The Facebook-owned WhatsApp has seen a slew of new features tested in a bid to help prevent the spread of fake news. Now a couple of new features including an in-app browser and reverse image search are being tested to help even further (via WABetaInfo).


[Update 08/04]: After an extensive test period of well over a year, the Search the Web option is now officially rolling out for WhatsApp to help you fact check the potential spread of fake news. The option should be available now in Brazil, Italy, Ireland, Mexico, Spain, UK, and US for those on the latest versions of WhatsApp for Android, iOS and WhatsApp Web.

If you happen to receive a message that forwarded multiple times, then you’ll see an option that indicates a message has been sent to multiple WhatsApp contacts and has the potential to contain harmful fake news. You’ll see a magnifying glass option that will allow you to instantly search and fact check that particular link or image.

WhatsApp provides a special forwarded label to messages shared in chats that have been forwarded many times. These two arrows  help people know when they’ve received a message that was not written by a close contact. Earlier this year, we set limits on how many times they can be sent at once to maintain the private nature of WhatsApp.

Today, we’re piloting a simple way to double check these messages by tapping a magnifying glass button in the chat. Providing a simple way to search messages that have been forwarded many times may help people find news results or other sources of information about content they have received.
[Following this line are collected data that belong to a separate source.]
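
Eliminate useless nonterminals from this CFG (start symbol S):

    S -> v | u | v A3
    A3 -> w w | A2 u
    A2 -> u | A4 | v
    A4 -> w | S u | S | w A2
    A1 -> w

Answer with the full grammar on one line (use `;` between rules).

S -> v | u | v A3; A3 -> w w | A2 u; A2 -> u | A4 | v; A4 -> w | S u | S | w A2

Generating nonterminals: {A1, A2, A3, A4, S}.
Reachable from S after that: {A2, A3, A4, S}.
Removed useless symbols: {A1} and every production mentioning them.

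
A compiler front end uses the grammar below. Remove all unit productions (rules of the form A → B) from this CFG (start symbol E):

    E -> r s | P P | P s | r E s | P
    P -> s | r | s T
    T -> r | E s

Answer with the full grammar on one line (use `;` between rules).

E -> r s | P P | P s | r E s | s | r | s T; P -> s | r | s T; T -> r | E s

Unit pairs: E ⇒* {P}.
For each unit pair (A, B), copy every non-unit production of B to A, then drop all unit productions.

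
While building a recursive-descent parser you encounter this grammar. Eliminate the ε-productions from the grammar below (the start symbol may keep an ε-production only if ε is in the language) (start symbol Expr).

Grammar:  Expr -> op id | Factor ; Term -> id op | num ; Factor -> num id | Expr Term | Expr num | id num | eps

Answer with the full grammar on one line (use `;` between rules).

Expr -> op id | Factor | ε; Term -> id op | num; Factor -> num id | Expr Term | Term | Expr num | num | id num

Nullable nonterminals: {Expr, Factor}.
ε ∈ L(G) since Expr is nullable, so keep Expr → ε.
Add the nullable-subset variants: Factor → Expr Term gives Expr Term | Term. Factor → Expr num gives Expr num | num.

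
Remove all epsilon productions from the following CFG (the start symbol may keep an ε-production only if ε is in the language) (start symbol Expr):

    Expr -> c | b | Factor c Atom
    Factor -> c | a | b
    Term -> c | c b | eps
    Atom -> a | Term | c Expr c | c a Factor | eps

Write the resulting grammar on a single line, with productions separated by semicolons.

Expr -> c | b | Factor c Atom | Factor c; Factor -> c | a | b; Term -> c | c b; Atom -> a | Term | c Expr c | c a Factor

Nullable nonterminals: {Atom, Term}.
ε ∉ L(G), so no ε-production is kept.
Add the nullable-subset variants: Expr → Factor c Atom gives Factor c Atom | Factor c.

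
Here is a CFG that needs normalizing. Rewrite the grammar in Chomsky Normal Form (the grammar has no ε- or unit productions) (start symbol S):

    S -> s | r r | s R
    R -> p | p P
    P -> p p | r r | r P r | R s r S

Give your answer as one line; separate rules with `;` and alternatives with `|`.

S -> s | X1 X1 | X2 R; R -> p | X3 P; P -> X3 X3 | X1 X1 | X1 Y1 | R Y2; X1 -> r; X2 -> s; X3 -> p; Y1 -> P X1; Y2 -> X2 Y3; Y3 -> X1 S

Introduce a nonterminal for each terminal appearing in a rule of length ≥ 2: X1 → r, X2 → s, X3 → p.
Binarize each right-hand side of length ≥ 3 by chaining fresh nonterminals (Y1, Y2, …): affected rules were P → X1 P X1; P → R X2 X1 S.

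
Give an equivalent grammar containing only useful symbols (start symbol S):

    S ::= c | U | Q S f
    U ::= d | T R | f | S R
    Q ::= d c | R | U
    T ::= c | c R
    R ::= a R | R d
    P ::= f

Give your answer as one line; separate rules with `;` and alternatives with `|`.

S ::= c | U | Q S f; U ::= d | f; Q ::= d c | U

Generating nonterminals: {P, Q, S, T, U}.
Reachable from S after that: {Q, S, U}.
Removed useless symbols: {P, R, T} and every production mentioning them.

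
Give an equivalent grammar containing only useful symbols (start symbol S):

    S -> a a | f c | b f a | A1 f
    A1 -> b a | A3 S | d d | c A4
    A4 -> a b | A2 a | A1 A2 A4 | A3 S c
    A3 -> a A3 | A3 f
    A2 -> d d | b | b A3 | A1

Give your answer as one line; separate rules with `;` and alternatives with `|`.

S -> a a | f c | b f a | A1 f; A1 -> b a | d d | c A4; A4 -> a b | A2 a | A1 A2 A4; A2 -> d d | b | A1

Generating nonterminals: {A1, A2, A4, S}.
Reachable from S after that: {A1, A2, A4, S}.
Removed useless symbols: {A3} and every production mentioning them.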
This feature works by allowing users to upload the message via their browser without WhatsApp ever seeing the message itself.

This comes after the messaging firm put limits on how many times a message could be forwarded within the application earlier this year — which was another effort to curb the spread of misinformation or fake news. The biggest problem is getting people to actively use the feature and not expect them to use it.

Privacy-conscious folks will be happy that this feature will allow you to upload content without WhatsApp ever seeing the message itself. Combining this with the end-to-end encryption, it makes for a solid place to fact check the content shared directly between you and your contacts.


As you’d expect, the in-app browser is relatively self-explanatory and allows you to open links sent within chats without leaving the core application. It’s worth noting that you aren’t able to take a screenshot or record your display when using this feature. If you try and open a web page that is considered harmful, you’ll get a warning pop-up.

One of the other core features that is being tested by WhatsApp is the ability to perform a reverse image search from within the application (via WABetaInfo). This could be a great way to check if the image you’ve been sent is indeed real or fake. Of course, this won’t stop the spread of fake news but it might go some way to helping prevent fake images from spreading and generating unwarranted attention.

We have no word on whether these features will eventually see a full release on WhatsApp. The features are rolling out to beta app users right now globally.